The third important action we need to take is the implementation of an acceleration of a serious global shift in how we produce and consume goods – decoupling this production and consumption from further loss of forests and other vital ecosystems. I am therefore delighted we will be joined by leaders committed to shifting to new and more sustainable practices in this area. There is every hope that we can build a more circular, resilient, economy, which is better for people as well as for the forests on which we all depend.
After all, Nature is estimated to contribute some $125 trillion to the global economy annually. Everything we use, produce and purchase ultimately has been created from Nature’s inputs. In a circular bioeconomy, this requires taking a system-led view of global value chains. The shift to renewable, bio-based solutions is therefore an opportunity to re-think industries so that they become nature-positive and climate neutral while providing new jobs and more inclusive prosperity.
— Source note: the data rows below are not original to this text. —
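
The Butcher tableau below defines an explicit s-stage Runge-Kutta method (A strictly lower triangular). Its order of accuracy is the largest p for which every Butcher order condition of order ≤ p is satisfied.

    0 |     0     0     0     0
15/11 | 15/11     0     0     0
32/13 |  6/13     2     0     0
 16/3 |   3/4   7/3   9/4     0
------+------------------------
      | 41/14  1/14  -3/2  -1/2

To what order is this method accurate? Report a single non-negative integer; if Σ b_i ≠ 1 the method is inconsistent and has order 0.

b = (41/14, 1/14, -3/2, -1/2)
c = (0, 15/11, 32/13, 16/3)
Ac = (0, 0, 30/11, 1247/143)
Σ b_i: 41/14·1 + 1/14·1 + (-3/2)·1 + (-1/2)·1 = 1 ✓
b·c: 1/14·15/11 + (-3/2)·32/13 + (-1/2)·16/3 = -37607/6006 ≠ 1/2 ⇒ order 1.

1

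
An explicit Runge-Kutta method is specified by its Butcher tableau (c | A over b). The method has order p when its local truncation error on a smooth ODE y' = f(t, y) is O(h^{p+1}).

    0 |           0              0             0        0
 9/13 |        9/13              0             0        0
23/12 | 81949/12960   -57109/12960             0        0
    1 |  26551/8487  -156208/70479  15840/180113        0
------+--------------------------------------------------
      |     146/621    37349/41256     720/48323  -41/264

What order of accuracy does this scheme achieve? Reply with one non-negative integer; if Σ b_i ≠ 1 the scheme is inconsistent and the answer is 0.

4

b = (146/621, 37349/41256, 720/48323, -41/264)
c = (0, 9/13, 23/12, 1)
Ac = (0, 0, -4393/1440, -56/41)
Σ b_i: 146/621·1 + 37349/41256·1 + 720/48323·1 + (-41/264)·1 = 1 ✓
b·c: 37349/41256·9/13 + 720/48323·23/12 + (-41/264)·1 = 1/2 ✓
b·c²: 37349/41256·81/169 + 720/48323·529/144 + (-41/264)·1 = 1/3 ✓
b·Ac: 720/48323·(-4393/1440) + (-41/264)·(-56/41) = 1/6 ✓
b·c³: 37349/41256·729/2197 + 720/48323·12167/1728 + (-41/264)·1 = 1/4 ✓
b·(c∘Ac): 720/48323·(-101039/17280) + (-41/264)·(-56/41) = 1/8 ✓
b·Ac²: 720/48323·(-4393/2080) + (-41/264)·(-394/533) = 1/12 ✓
b·A²c: (-41/264)·(-11/41) = 1/24 ✓; 4 stages ⇒ order 4.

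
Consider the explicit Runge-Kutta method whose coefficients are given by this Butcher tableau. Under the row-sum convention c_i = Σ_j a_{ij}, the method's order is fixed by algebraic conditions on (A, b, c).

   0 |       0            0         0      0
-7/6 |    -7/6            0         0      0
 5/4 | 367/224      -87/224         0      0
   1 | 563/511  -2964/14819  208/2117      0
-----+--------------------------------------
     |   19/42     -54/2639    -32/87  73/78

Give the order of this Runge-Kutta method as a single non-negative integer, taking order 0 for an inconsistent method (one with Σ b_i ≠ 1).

b = (19/42, -54/2639, -32/87, 73/78)
c = (0, -7/6, 5/4, 1)
Ac = (0, 0, 29/64, 26/73)
Σ b_i: 19/42·1 + (-54/2639)·1 + (-32/87)·1 + 73/78·1 = 1 ✓
b·c: (-54/2639)·(-7/6) + (-32/87)·5/4 + 73/78·1 = 1/2 ✓
b·c²: (-54/2639)·49/36 + (-32/87)·25/16 + 73/78·1 = 1/3 ✓
b·Ac: (-32/87)·29/64 + 73/78·26/73 = 1/6 ✓
b·c³: (-54/2639)·(-343/216) + (-32/87)·125/64 + 73/78·1 = 1/4 ✓
b·(c∘Ac): (-32/87)·145/256 + 73/78·26/73 = 1/8 ✓
b·Ac²: (-32/87)·(-203/384) + 73/78·(-26/219) = 1/12 ✓
b·A²c: 73/78·13/292 = 1/24 ✓; 4 stages ⇒ order 4.

4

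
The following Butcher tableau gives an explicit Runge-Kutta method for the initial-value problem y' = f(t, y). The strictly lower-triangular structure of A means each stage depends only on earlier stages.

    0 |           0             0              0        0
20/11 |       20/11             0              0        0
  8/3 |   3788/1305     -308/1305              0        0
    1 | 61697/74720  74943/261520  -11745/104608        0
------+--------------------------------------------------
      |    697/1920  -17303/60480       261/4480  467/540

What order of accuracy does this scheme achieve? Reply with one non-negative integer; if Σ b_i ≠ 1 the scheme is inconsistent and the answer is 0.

b = (697/1920, -17303/60480, 261/4480, 467/540)
c = (0, 20/11, 8/3, 1)
Ac = (0, 0, -112/261, 207/934)
Σ b_i: 697/1920·1 + (-17303/60480)·1 + 261/4480·1 + 467/540·1 = 1 ✓
b·c: (-17303/60480)·20/11 + 261/4480·8/3 + 467/540·1 = 1/2 ✓
b·c²: (-17303/60480)·400/121 + 261/4480·64/9 + 467/540·1 = 1/3 ✓
b·Ac: 261/4480·(-112/261) + 467/540·207/934 = 1/6 ✓
b·c³: (-17303/60480)·8000/1331 + 261/4480·512/27 + 467/540·1 = 1/4 ✓
b·(c∘Ac): 261/4480·(-896/783) + 467/540·207/934 = 1/8 ✓
b·Ac²: 261/4480·(-2240/2871) + 467/540·765/5137 = 1/12 ✓
b·A²c: 467/540·45/934 = 1/24 ✓; 4 stages ⇒ order 4.

4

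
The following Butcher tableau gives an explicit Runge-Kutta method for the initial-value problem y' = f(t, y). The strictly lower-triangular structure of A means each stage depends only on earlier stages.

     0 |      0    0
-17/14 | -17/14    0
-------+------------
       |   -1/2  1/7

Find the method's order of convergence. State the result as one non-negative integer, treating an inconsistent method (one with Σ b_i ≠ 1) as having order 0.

0

b = (-1/2, 1/7)
c = (0, -17/14)
Σ b_i: (-1/2)·1 + 1/7·1 = -5/14 ≠ 1 ⇒ order 0.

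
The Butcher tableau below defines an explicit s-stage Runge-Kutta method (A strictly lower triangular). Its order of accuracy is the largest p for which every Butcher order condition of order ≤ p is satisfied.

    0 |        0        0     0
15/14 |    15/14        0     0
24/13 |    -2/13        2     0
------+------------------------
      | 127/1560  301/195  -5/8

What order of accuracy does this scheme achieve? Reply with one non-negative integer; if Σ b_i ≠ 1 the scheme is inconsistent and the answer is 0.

b = (127/1560, 301/195, -5/8)
c = (0, 15/14, 24/13)
Ac = (0, 0, 15/7)
Σ b_i: 127/1560·1 + 301/195·1 + (-5/8)·1 = 1 ✓
b·c: 301/195·15/14 + (-5/8)·24/13 = 1/2 ✓
b·c²: 301/195·225/196 + (-5/8)·576/169 = -1695/4732 ≠ 1/3 ⇒ order 2.
b·Ac: (-5/8)·15/7 = -75/56 ≠ 1/6

2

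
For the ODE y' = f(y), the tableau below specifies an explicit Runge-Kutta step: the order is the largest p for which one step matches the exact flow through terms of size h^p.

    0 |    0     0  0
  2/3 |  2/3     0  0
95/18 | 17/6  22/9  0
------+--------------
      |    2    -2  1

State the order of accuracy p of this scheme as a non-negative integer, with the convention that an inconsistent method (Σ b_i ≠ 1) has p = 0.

1

b = (2, -2, 1)
c = (0, 2/3, 95/18)
Ac = (0, 0, 44/27)
Σ b_i: 2·1 + (-2)·1 + 1·1 = 1 ✓
b·c: (-2)·2/3 + 1·95/18 = 71/18 ≠ 1/2 ⇒ order 1.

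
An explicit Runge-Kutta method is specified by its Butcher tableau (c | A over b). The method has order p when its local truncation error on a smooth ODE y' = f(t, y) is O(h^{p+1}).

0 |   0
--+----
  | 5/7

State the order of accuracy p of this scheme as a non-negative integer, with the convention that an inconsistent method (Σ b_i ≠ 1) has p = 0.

b = (5/7)
c = (0)
Σ b_i: 5/7·1 = 5/7 ≠ 1 ⇒ order 0.

0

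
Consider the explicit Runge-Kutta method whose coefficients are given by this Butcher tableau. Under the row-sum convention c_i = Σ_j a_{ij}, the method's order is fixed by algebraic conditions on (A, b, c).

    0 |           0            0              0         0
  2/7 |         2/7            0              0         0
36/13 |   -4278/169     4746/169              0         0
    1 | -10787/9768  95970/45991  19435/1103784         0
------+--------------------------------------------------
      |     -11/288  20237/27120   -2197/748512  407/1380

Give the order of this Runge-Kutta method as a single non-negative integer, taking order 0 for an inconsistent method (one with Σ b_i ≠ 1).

4

b = (-11/288, 20237/27120, -2197/748512, 407/1380)
c = (0, 2/7, 36/13, 1)
Ac = (0, 0, 1356/169, 525/814)
Σ b_i: (-11/288)·1 + 20237/27120·1 + (-2197/748512)·1 + 407/1380·1 = 1 ✓
b·c: 20237/27120·2/7 + (-2197/748512)·36/13 + 407/1380·1 = 1/2 ✓
b·c²: 20237/27120·4/49 + (-2197/748512)·1296/169 + 407/1380·1 = 1/3 ✓
b·Ac: (-2197/748512)·1356/169 + 407/1380·525/814 = 1/6 ✓
b·c³: 20237/27120·8/343 + (-2197/748512)·46656/2197 + 407/1380·1 = 1/4 ✓
b·(c∘Ac): (-2197/748512)·48816/2197 + 407/1380·525/814 = 1/8 ✓
b·Ac²: (-2197/748512)·2712/1183 + 407/1380·870/2849 = 1/12 ✓
b·A²c: 407/1380·115/814 = 1/24 ✓; 4 stages ⇒ order 4.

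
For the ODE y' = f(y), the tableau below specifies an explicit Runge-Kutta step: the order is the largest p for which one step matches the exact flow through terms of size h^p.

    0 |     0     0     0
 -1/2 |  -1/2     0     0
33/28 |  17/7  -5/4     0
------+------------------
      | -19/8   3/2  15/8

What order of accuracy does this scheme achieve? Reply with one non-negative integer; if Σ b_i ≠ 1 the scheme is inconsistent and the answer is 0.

b = (-19/8, 3/2, 15/8)
c = (0, -1/2, 33/28)
Ac = (0, 0, 5/8)
Σ b_i: (-19/8)·1 + 3/2·1 + 15/8·1 = 1 ✓
b·c: 3/2·(-1/2) + 15/8·33/28 = 327/224 ≠ 1/2 ⇒ order 1.

1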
All these measures would shift our economy onto a more sustainable trajectory. There are now signs that there is, at last, growing interest in investing in these solutions across both public and private sectors. However, if we want to see tangible and rapid results on the ground, I’m afraid I do after years of frustrated efforts, then we need to articulate and demonstrate the immediate and long-term value of these investments. This is why I established the Circular Bioeconomy Alliance last year: to connect the dots between investors and local communities in order to create regenerative and inclusive landscapes and sustainable value chains that work for Nature and people. Frankly, we have all had enough talking, so we need to put our words and commitments into practice. This is why, while I speak, the Circular Bioeconomy Alliance is restoring with local communities in four continents to restore thousands of hectares in more than ten countries to deliver practical solutions.
By doing so, we will inspire an entire generation of humanity who will be equipped to make the changes we so desperately need.
Your Excellencies, Ladies and Gentlemen, and I can’t believe how many times I’ve made speeches like this all over the world during the past 40 years and to no avail, but I can only pray that this session will provide us with a real sense of the seriously urgent, systemic shifts that need to happen to deliver on our vision, and I urge you all to take forward whatever we discuss today with implacable resolve and determination to make things happen on the ground. Thank you.